- 9 - Dans les cendres couve la braise
Ce fut le grincement de la porte, un peu avant l'heure du dîner, qui le tira de sa prostration devant la cheminée du petit salon.
— Il est là, dit avec soulagement la voix d'Acacia par l'entrebâillement.
— Que le Dragon d'Or soit loué, murmura Béryl qui l'avait sans doute guidée à sa recherche. Je vous laisse.
La porte se referma doucement derrière elle, replongeant la pièce dans la pénombre animée par les flammes. Acacia vint s'asseoir en tailleur tout près de lui. De longues minutes s'écoulèrent en silence. Silence dont il lui fut reconnaissant. Il avait besoin de temps pour se faire peu à peu à l'idée de retourner se mêler aux gens.
— Alors tu as osé, finit-elle par dire.
— Même pas, il s'est effarouché bien avant.
Acacia laissa échapper un grognement qui remplaçait probablement un « ça ne m'étonne pas de lui », censuré par respect pour son frère.
— En même temps, s'il s'est effrayé sans que tu sois direct, c'est peut-être de lui-même qu'il a eu peur.
Saule posa sa main sur le genou de sa sœur.
— Non, dit-il. Plus d'espoir, c'est inutile.

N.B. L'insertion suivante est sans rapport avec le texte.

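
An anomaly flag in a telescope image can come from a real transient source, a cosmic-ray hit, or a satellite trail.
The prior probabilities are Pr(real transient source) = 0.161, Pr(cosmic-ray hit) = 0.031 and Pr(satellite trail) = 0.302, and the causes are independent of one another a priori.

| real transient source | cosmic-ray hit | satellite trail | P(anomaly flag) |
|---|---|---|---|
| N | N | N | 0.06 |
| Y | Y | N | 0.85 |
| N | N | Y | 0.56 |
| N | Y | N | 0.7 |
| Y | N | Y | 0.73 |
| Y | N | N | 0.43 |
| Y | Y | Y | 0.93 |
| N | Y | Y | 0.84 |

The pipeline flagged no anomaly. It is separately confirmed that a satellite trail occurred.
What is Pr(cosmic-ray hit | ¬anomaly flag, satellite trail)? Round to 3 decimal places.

Numerator (weight on configurations with cosmic-ray hit): 0.004161 + 0.000349 = 0.004510
Normalizer over all consistent configurations: 0.44×0.839×0.969 + 0.16×0.839×0.031 + 0.27×0.161×0.969 + 0.07×0.161×0.031 = 0.404348
Posterior = 0.004510 / 0.404348 ≈ 0.011

Pr(cosmic-ray hit | ¬anomaly flag, satellite trail) ≈ 0.011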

Il ne la regardait pas, les yeux obstinément plantés dans le feu, mais sa présence seule suffisait à alléger son cœur.
— Je ne sais même pas quoi te dire pour te remonter le moral, la situation ne s'y prête guère, soupira Acacia.
Saule sourit enfin.
— Ce n'est pas ton rôle, voyons. Un peu de respect pour ton grand frère.
Acacia leva les yeux au ciel.
— Bien sûr, où avais-je la tête ? Je ne suis qu'une petite sœur inutile et insouciante.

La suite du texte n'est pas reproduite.